35.9.3 In der Kommunikation wird durch die Fokussierung der Aufmerksamkeit die Angemessenheit des Zeichengebrauchs, d.h. des Umfangs der Bedeutungsgebung, und damit ein Bereich abweichenden Gebrauchs von Bezeichnungen (Über- oder Unterinklusion von Bedeutungen = Überdehnung oder Verengung) definiert.

Einige Burgenländer (es können auch Ostfriesen gewesen sein) waren in Südafrika im Urlaub. Als sie zurückkommen berichten sie begeistern von einem Besuch im Krüger Nationalpark:

„Da gab es ganz viel Dangerous. Sie sahen ganz verschieden aus. Es gab Dangerous, die aussahen wie Pferde im gestreiften Schlafanzug. Und es gab Dangerous, die aussahen wie ganz große Katzen mit einem Wuschelkopf. Und es gab Dangerous, die einen ganz langen Hals hatten, so dass sie Blätter von den Bäumen essen konnten.“

Die Zuhörer antworten:

„Spinnt Ihr? Das waren doch Zebras, Löwen und Giraffen. Was erzählt ihr den da?“

„Nein, nein, das waren Dangerous.
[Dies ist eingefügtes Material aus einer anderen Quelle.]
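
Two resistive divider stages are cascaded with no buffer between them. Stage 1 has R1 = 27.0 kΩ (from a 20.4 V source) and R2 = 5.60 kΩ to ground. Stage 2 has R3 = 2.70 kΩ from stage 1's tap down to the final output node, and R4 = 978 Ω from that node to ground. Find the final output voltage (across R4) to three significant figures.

V_out ≈ 0.412 V

Stage 2 presents R3+R4 = 3678 Ω as a load on stage 1's tap.
Stage 1's lower leg becomes R2‖(R3+R4) = 2220 Ω, so V_mid = 20.4 × 2220/29220 = 1.550 V.
Stage 2 is itself unloaded: V_out = V_mid × R4/(R3+R4) = 1.550 × 978/3678 = 0.412 V.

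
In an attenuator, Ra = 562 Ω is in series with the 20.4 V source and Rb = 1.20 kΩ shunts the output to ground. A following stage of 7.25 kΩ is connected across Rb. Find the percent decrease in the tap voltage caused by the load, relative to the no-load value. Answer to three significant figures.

The divider's output (Thévenin) resistance is Ra‖Rb = 382.7 Ω.
Fractional drop under load = R_th/(R_th + R_L) = 382.7 / (382.7 + 7250) = 0.05015.
So the output falls by 5.01 %.

5.01 %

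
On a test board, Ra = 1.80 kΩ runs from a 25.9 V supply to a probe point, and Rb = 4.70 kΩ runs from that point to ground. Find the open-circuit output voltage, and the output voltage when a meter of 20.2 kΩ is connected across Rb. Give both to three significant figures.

Open-circuit: V = 25.9 × 4.70/(1.80 + 4.70) = 18.7 V.
With the load, Rb becomes Rb‖R_L = 3.813 kΩ, so V = 25.9 × 3.813/5.613 = 17.6 V.

Unloaded: 18.7 V; loaded: 17.6 V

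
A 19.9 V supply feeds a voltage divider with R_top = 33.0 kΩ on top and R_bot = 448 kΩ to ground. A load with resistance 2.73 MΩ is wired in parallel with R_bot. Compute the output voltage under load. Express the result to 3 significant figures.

V_out ≈ 18.3 V

The load sits in parallel with R_bot: R_bot‖R_L = (448 × 2730) / (448 + 2730) = 384.8 kΩ.
V_out = 19.9 × 384.8 / (33.0 + 384.8) = 19.9 × 384.8/417.8 = 18.3 V.
(Unloaded it would have been 18.5 V.)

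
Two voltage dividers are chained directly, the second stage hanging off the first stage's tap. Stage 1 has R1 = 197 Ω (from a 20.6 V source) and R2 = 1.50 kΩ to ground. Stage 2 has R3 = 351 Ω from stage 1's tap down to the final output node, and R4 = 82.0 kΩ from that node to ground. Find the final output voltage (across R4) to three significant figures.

Stage 2 presents R3+R4 = 82350 Ω as a load on stage 1's tap.
Stage 1's lower leg becomes R2‖(R3+R4) = 1473 Ω, so V_mid = 20.6 × 1473/1670 = 18.17 V.
Stage 2 is itself unloaded: V_out = V_mid × R4/(R3+R4) = 18.17 × 82000/82350 = 18.1 V.

V_out ≈ 18.1 V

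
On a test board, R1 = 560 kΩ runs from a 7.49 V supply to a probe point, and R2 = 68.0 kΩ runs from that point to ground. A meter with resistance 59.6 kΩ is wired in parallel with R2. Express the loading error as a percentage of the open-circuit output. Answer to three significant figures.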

Am Eingang des Parks stand ein ganz großes Schild: All Animals Are Dangerous!

 

Literatur:

„Es kann in der Tat einige Zeit dauern, bis die wiederholten sprachlichen und sozialen Interaktionen mit anderen Sprechern der Sprache die Gelegenheiten für jene Akkomodationen bieten, die notwendig sind, damit der Begriff, den das Kind etwa mit dem Wort »Gabel« verknüpft, dem vielfältigen Gebrauch dieses Wortes bei Erwachsenen angepaßt wird (zum Beispiel den Zusammenhang der Gabel mit Heu und Mist, mit Ästen, Fahrrädern, Straßen, Musikern oder auch Schachspielern).

Der Prozeß der Akkomodation und Feinabstimmung, der Bedeutung von Wörtern und sprachlichen Ausdrücken setzt sich ja tatsächlich für uns alle das ganze Leben hindurch fort. Gleichgültig, wie lange wir bereits eine Sprache sprechen, es wird immer wieder Situationen geben, in denen wir erkennen, daß wir ein Worot bislang auf eine Weise benutzt haben, die in gewisser Hinsicht eigenwillig gewesen ist.

Sobald wir einmal diese grundlegende und unentrinnbare Subjektivität der sprachlichen Bedeutung begriffen haben, können wir nicht länger die vorgefaßte Vorstellung aufrechterhalten, daß Wörter Ideen oder Wissen übertragen, noch können wir länger daran festhalten, daß ein Zuhörer, der anscheinend »versteht«, was wir sagen, notwendig begriffliche Strukturen besitzt, die mit unseren identisch sind. Wir erkennen statt dessen, daß »Verstehen« eine Sache des Passens ist und nicht der Übereinstimmung.“

Glasersfeld, Ernst von (1997): Wege des Wissens. Heidelberg (Carl Auer Verlag), S. 188.




2 Gedanken zu „35.9.3 In der Kommunikation wird durch die Fokussierung der Aufmerksamkeit die Angemessenheit des Zeichengebrauchs, d.h. des Umfangs der Bedeutungsgebung, und damit ein Bereich abweichenden Gebrauchs von Bezeichnungen (Über- oder Unterinklusion von Bedeutungen = Überdehnung oder Verengung) definiert.“

  1. @“»Verstehen« [ist] eine Sache des Passens […] und nicht der Übereinstimmung“

    Deswegen sagen Bayern: „Basst scho!“, wenn sie Zustimmung ausdrücken möchten.
    Ältere sagen: „alles klar!“ und „alles gut!“, Jugendliche: „alles korrekt!“ oder „wallah“ („isch schwöre!“).